I have the best friends in the world! They never let me down. The hardest part is asking for help. My friends have supported me when I cried, whined, or needed prayer. My friends have washed my clothes, and cooked lots of chicken noodle soup. They just showed up when my days felt like 48 hours instead of the intended 24. I received so many encouraging cards and support, kind words that left me feeling so loved. These friendships gave me hope for seasons not just days.
What I want people to know is I may be vulnerable, but I still get to make choices. I am forever grateful for my family and my friends. I know that my illness has affected their lives as we journey this road together. I strongly believe in God and His miracles. I know this battle is my hardest one yet. But I’m a blessed women, I have had a great life, and traveled many places. There are so many things to love and appreciate.
I love Christmas, the meaning, the smells and chilly air. Fall is my favorite season. I love seeing the leaves on the mountain as they change into beautiful colors. I love to zip line, swim, and paint. I love the touch and feel of fabrics and how one swatch can change the mood of an entire room. The designer in me, I suppose. I love people, animals and nature. I love peace! Maybe this all because I graduated with a Fine Arts degree with appreciation for architecture, interior design and construction. Or maybe it’s just because I’m me.
My philosophy in life, I’m not really sure. The secret to a great life is a bad memory. Forget and forgive the stuff than does not matter. Work at achieving a peaceful existence everyday. Know that one more days means I GET to take my son to school, clean the house, kiss my mom, and put gas in the car.

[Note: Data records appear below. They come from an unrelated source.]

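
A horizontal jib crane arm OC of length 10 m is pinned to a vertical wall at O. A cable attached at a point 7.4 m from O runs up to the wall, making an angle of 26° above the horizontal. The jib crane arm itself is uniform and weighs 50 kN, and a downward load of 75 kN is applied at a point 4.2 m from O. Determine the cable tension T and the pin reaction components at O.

ΣM about O: T·sin26°·7.4 − 50·5 − 75·4.2 = 0 → T = 565/(7.4·0.438371) = 174.171 ≈ 174.2 kN.
ΣF_x = 0: O_x − T·cos26° = 0 → O_x = 174.171 × 0.898794 = 156.5 kN.
ΣF_y = 0: O_y + T·sin26° − 50 − 75 = 0 → O_y = 125 − 174.171 × 0.438371 = 48.65 kN.

T = 174.2 kN, O_x = 156.5 kN, O_y = 48.65 kN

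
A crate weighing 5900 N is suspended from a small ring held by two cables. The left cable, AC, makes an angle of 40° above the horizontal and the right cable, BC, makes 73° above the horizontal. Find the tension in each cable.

T_AC = 1874 N, T_BC = 4910 N

ΣF_x = 0: −T_AC·cos40° + T_BC·cos73° = 0 → T_BC = 2.6201·T_AC.
ΣF_y = 0: T_AC·sin40° + T_BC·sin73° = 5900.
Substitute: T_AC·(0.642788 + 2.6201·0.956305) = 5900 → T_AC = 1873.97 ≈ 1874 N.
Then T_BC = 2.6201 × 1873.97 = 4910 N.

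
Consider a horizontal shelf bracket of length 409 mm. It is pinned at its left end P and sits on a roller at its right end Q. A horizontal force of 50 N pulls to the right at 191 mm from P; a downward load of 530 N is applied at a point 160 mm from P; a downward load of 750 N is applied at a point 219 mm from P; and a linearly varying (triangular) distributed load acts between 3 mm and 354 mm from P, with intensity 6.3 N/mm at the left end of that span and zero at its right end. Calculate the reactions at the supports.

Resultant of the triangular load: ½ × 6.3 × 351 = 1105.65 N, acting at 120 mm from P (one-third of the span from the peak).
Taking moments about P: Q_y·409 − 530·160 − 750·219 − (½·6.3·351)·120 = 0 → Q_y = 381728/409 = 933.32 ≈ 933.3 N.
ΣF_y = 0: P_y + 933.32 − 530 − 750 − ½·6.3·351 = 0 → P_y = 1452 N.
ΣF_x = 0: P_x + 50 = 0 → P_x = -50.00 N.

P_x = -50.00 N, P_y = 1452 N, Q_y = 933.3 N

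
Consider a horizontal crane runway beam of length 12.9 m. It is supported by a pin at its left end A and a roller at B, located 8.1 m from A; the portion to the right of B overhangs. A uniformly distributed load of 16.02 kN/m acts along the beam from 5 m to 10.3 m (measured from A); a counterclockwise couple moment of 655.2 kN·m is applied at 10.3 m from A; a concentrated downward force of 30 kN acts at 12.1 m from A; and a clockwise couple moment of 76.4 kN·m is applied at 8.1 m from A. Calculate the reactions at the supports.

Resultant of the distributed load: 16.02 × 5.3 = 84.906 kN at 7.65 m from A.
Taking moments about A: B_y·8.1 − (16.02·5.3)·7.65 + 655.2 − 30·12.1 − 76.4 = 0 → B_y = 433.7309/8.1 = 53.547 ≈ 53.55 kN.
ΣF_y = 0: A_y + 53.547 − 16.02·5.3 − 30 = 0 → A_y = 61.36 kN.
ΣF_x = 0: no horizontal applied forces, so A_x = 0.

A_x = 0, A_y = 61.36 kN, B_y = 53.55 kN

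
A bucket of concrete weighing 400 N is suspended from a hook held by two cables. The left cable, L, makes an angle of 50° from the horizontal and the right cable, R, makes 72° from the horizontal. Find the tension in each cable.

T_L = 145.8 N, T_R = 303.2 N

ΣF_x = 0: −T_L·cos50° + T_R·cos72° = 0 → T_R = 2.0801·T_L.
ΣF_y = 0: T_L·sin50° + T_R·sin72° = 400.
Substitute: T_L·(0.766044 + 2.0801·0.951057) = 400 → T_L = 145.755 ≈ 145.8 N.
Then T_R = 2.0801 × 145.755 = 303.2 N.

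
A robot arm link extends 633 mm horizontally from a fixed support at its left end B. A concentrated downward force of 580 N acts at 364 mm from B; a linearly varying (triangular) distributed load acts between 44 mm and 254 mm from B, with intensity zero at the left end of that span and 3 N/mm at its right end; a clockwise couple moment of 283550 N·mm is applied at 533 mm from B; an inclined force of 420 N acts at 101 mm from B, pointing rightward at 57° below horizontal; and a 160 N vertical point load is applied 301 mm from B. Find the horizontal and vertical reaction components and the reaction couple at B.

Resultant of the triangular load: ½ × 3 × 210 = 315 N, acting at 184 mm from B (one-third of the span from the peak).
ΣF_x = 0: B_x + 420·cos57° = 0 → B_x = -228.7 N.
ΣF_y = 0: B_y − 580 − ½·3·210 − 420·sin57° − 160 = 0 → B_y = 1407 N.
ΣM about B: M_B − 580·364 − (½·3·210)·184 − 283550 − 420·sin57°·101 − 160·301 = 0 → M_B = 636400 N·mm.

B_x = -228.7 N, B_y = 1407 N, M_B = 636400 N·mm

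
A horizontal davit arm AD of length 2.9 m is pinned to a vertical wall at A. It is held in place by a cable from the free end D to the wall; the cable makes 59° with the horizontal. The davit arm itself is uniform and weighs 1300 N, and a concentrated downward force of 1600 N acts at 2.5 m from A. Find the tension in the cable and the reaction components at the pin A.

ΣM about A: T·sin59°·2.9 − 1300·1.45 − 1600·2.5 = 0 → T = 5885/(2.9·0.857167) = 2367.46 ≈ 2367 N.
ΣF_x = 0: A_x − T·cos59° = 0 → A_x = 2367.46 × 0.515038 = 1219 N.
ΣF_y = 0: A_y + T·sin59° − 1300 − 1600 = 0 → A_y = 2900 − 2367.46 × 0.857167 = 870.7 N.

T = 2367 N, A_x = 1219 N, A_y = 870.7 N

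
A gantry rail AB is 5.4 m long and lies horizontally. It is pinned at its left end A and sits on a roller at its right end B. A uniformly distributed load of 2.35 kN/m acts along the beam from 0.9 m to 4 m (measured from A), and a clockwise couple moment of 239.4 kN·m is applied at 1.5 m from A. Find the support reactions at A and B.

Resultant of the distributed load: 2.35 × 3.1 = 7.285 kN at 2.45 m from A.
Taking moments about A: B_y·5.4 − (2.35·3.1)·2.45 − 239.4 = 0 → B_y = 257.24825/5.4 = 47.6386 ≈ 47.64 kN.
ΣF_y = 0: A_y + 47.6386 − 2.35·3.1 = 0 → A_y = -40.35 kN.
ΣF_x = 0: no horizontal applied forces, so A_x = 0.

A_x = 0, A_y = -40.35 kN, B_y = 47.64 kN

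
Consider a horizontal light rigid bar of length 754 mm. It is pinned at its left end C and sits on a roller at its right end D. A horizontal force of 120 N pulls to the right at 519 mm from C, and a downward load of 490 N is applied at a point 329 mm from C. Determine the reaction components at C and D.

Taking moments about C: D_y·754 − 490·329 = 0 → D_y = 161210/754 = 213.806 ≈ 213.8 N.
ΣF_y = 0: C_y + 213.806 − 490 = 0 → C_y = 276.2 N.
ΣF_x = 0: C_x + 120 = 0 → C_x = -120.0 N.

C_x = -120.0 N, C_y = 276.2 N, D_y = 213.8 N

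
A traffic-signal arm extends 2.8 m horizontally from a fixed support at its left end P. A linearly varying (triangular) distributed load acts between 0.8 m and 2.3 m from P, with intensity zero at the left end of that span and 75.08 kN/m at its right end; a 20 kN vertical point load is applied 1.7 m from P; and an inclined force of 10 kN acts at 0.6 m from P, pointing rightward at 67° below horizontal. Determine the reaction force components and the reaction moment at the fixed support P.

P_x = -3.907 kN, P_y = 85.52 kN, M_P = 140.9 kN·m

Resultant of the triangular load: ½ × 75.08 × 1.5 = 56.31 kN, acting at 1.8 m from P (one-third of the span from the peak).
ΣF_x = 0: P_x + 10·cos67° = 0 → P_x = -3.907 kN.
ΣF_y = 0: P_y − ½·75.08·1.5 − 20 − 10·sin67° = 0 → P_y = 85.52 kN.
ΣM about P: M_P − (½·75.08·1.5)·1.8 − 20·1.7 − 10·sin67°·0.6 = 0 → M_P = 140.9 kN·m.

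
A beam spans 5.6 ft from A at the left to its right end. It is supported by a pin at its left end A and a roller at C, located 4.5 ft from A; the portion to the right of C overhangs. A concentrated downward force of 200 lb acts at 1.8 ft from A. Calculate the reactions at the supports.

A_x = 0, A_y = 120.0 lb, C_y = 80.00 lb

ΣM about A: C_y·4.5 − 200·1.8 = 0 → C_y = 360/4.5 = 80.00 lb.
ΣF_y = 0: A_y + 80 − 200 = 0 → A_y = 120.0 lb.
ΣF_x = 0: no horizontal applied forces, so A_x = 0.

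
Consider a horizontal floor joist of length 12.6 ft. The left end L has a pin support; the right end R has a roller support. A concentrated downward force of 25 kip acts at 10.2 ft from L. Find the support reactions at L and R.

ΣM about L: R_y·12.6 − 25·10.2 = 0 → R_y = 255/12.6 = 20.2381 ≈ 20.24 kip.
ΣF_y = 0: L_y + 20.2381 − 25 = 0 → L_y = 4.762 kip.
ΣF_x = 0: no horizontal applied forces, so L_x = 0.

L_x = 0, L_y = 4.762 kip, R_y = 20.24 kip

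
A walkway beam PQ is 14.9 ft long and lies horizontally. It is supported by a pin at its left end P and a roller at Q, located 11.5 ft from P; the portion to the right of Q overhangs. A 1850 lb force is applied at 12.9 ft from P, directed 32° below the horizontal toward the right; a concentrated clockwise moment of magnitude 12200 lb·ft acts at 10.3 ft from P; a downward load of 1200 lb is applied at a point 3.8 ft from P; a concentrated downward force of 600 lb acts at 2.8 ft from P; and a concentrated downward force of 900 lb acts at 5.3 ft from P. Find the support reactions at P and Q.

Taking moments about P: Q_y·11.5 − 1850·sin32°·12.9 − 12200 − 1200·3.8 − 600·2.8 − 900·5.3 = 0 → Q_y = 35856.5/11.5 = 3117.96 ≈ 3118 lb.
ΣF_y = 0: P_y + 3117.96 − 1850·sin32° − 1200 − 600 − 900 = 0 → P_y = 562.4 lb.
ΣF_x = 0: P_x + 1850·cos32° = 0 → P_x = -1569 lb.

P_x = -1569 lb, P_y = 562.4 lb, Q_y = 3118 lb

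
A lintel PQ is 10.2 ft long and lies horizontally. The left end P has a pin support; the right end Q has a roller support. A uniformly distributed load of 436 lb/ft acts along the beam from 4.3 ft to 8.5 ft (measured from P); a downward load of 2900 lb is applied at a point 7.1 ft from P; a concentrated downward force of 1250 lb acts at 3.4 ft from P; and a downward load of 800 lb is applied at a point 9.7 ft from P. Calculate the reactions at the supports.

P_x = 0, P_y = 2436 lb, Q_y = 4345 lb

Resultant of the distributed load: 436 × 4.2 = 1831.2 lb at 6.4 ft from P.
ΣM about P: Q_y·10.2 − (436·4.2)·6.4 − 2900·7.1 − 1250·3.4 − 800·9.7 = 0 → Q_y = 44319.68/10.2 = 4345.07 ≈ 4345 lb.
ΣF_y = 0: P_y + 4345.07 − 436·4.2 − 2900 − 1250 − 800 = 0 → P_y = 2436 lb.
ΣF_x = 0: no horizontal applied forces, so P_x = 0.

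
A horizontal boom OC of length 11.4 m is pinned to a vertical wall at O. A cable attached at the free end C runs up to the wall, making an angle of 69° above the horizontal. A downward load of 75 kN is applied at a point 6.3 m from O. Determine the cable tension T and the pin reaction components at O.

ΣM about O: T·sin69°·11.4 − 75·6.3 = 0 → T = 472.5/(11.4·0.93358) = 44.3962 ≈ 44.40 kN.
ΣF_x = 0: O_x − T·cos69° = 0 → O_x = 44.3962 × 0.358368 = 15.91 kN.
ΣF_y = 0: O_y + T·sin69° − 75 = 0 → O_y = 75 − 44.3962 × 0.93358 = 33.55 kN.

T = 44.40 kN, O_x = 15.91 kN, O_y = 33.55 kN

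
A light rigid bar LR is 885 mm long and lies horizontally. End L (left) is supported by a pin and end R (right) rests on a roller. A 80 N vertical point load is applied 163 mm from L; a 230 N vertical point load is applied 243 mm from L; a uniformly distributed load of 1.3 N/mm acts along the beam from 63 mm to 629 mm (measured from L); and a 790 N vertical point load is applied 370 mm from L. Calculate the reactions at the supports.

Resultant of the distributed load: 1.3 × 566 = 735.8 N at 346 mm from L.
Moments about L: R_y·885 − 80·163 − 230·243 − (1.3·566)·346 − 790·370 = 0 → R_y = 615816.8/885 = 695.838 ≈ 695.8 N.
ΣF_y = 0: L_y + 695.838 − 80 − 230 − 1.3·566 − 790 = 0 → L_y = 1140 N.
ΣF_x = 0: no horizontal applied forces, so L_x = 0.

L_x = 0, L_y = 1140 N, R_y = 695.8 N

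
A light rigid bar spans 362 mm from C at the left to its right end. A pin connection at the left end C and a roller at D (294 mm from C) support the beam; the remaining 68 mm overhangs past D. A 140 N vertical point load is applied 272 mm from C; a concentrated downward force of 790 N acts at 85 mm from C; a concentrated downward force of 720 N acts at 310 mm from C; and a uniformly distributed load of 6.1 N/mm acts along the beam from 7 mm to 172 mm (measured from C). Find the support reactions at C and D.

Resultant of the distributed load: 6.1 × 165 = 1006.5 N at 89.5 mm from C.
Taking moments about C: D_y·294 − 140·272 − 790·85 − 720·310 − (6.1·165)·89.5 = 0 → D_y = 418511.75/294 = 1423.51 ≈ 1424 N.
ΣF_y = 0: C_y + 1423.51 − 140 − 790 − 720 − 6.1·165 = 0 → C_y = 1233 N.
ΣF_x = 0: no horizontal applied forces, so C_x = 0.

C_x = 0, C_y = 1233 N, D_y = 1424 N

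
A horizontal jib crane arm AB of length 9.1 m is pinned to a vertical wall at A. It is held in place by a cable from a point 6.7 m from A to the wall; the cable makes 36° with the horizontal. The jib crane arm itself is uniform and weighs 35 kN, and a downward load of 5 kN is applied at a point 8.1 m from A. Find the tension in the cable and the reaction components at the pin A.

T = 50.72 kN, A_x = 41.03 kN, A_y = 10.19 kN

ΣM about A: T·sin36°·6.7 − 35·4.55 − 5·8.1 = 0 → T = 199.75/(6.7·0.587785) = 50.7217 ≈ 50.72 kN.
ΣF_x = 0: A_x − T·cos36° = 0 → A_x = 50.7217 × 0.809017 = 41.03 kN.
ΣF_y = 0: A_y + T·sin36° − 35 − 5 = 0 → A_y = 40 − 50.7217 × 0.587785 = 10.19 kN.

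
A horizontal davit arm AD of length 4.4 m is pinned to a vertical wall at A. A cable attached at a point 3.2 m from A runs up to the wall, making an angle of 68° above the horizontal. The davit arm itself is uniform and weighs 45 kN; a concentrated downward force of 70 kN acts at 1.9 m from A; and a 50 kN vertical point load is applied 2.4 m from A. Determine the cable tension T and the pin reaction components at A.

T = 118.6 kN, A_x = 44.44 kN, A_y = 55.00 kN

ΣM about A: T·sin68°·3.2 − 45·2.2 − 70·1.9 − 50·2.4 = 0 → T = 352/(3.2·0.927184) = 118.639 ≈ 118.6 kN.
ΣF_x = 0: A_x − T·cos68° = 0 → A_x = 118.639 × 0.374607 = 44.44 kN.
ΣF_y = 0: A_y + T·sin68° − 45 − 70 − 50 = 0 → A_y = 165 − 118.639 × 0.927184 = 55.00 kN.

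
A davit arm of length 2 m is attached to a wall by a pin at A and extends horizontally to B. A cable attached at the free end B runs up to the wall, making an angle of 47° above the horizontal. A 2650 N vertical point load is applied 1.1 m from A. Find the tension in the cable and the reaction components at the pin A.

ΣM about A: T·sin47°·2 − 2650·1.1 = 0 → T = 2915/(2·0.731354) = 1992.88 ≈ 1993 N.
ΣF_x = 0: A_x − T·cos47° = 0 → A_x = 1992.88 × 0.681998 = 1359 N.
ΣF_y = 0: A_y + T·sin47° − 2650 = 0 → A_y = 2650 − 1992.88 × 0.731354 = 1192 N.

T = 1993 N, A_x = 1359 N, A_y = 1192 N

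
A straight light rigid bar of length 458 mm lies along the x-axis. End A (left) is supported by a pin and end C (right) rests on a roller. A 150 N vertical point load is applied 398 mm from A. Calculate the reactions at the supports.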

These are those mundane things… the threads of life… the GOOD STUFF!
My favorite thing is to love my children. Tomato sandwiches were requested this morning and I could not wait to get to the bread.
My favorite quote was sent to me from my dear friend Dana and it touched me so much so I will share: Beyond each impenetrable expanse of thundercloud obscurity reigns a boundless canopy of brilliant sapphire blue. -Cara Fox
Hope is always on the horizon.
Wanna see a video?? We joined Patty as she joyfully celebrated her 50th birthday. Friends and family even allowed us to capture images (and words – you will see) to make a video to celebrate Patty: http://loveitout.smugmug.com/Beautiful-You/Patty-is-50/i-NmsSpWX
Because your life is beautiful, love it out!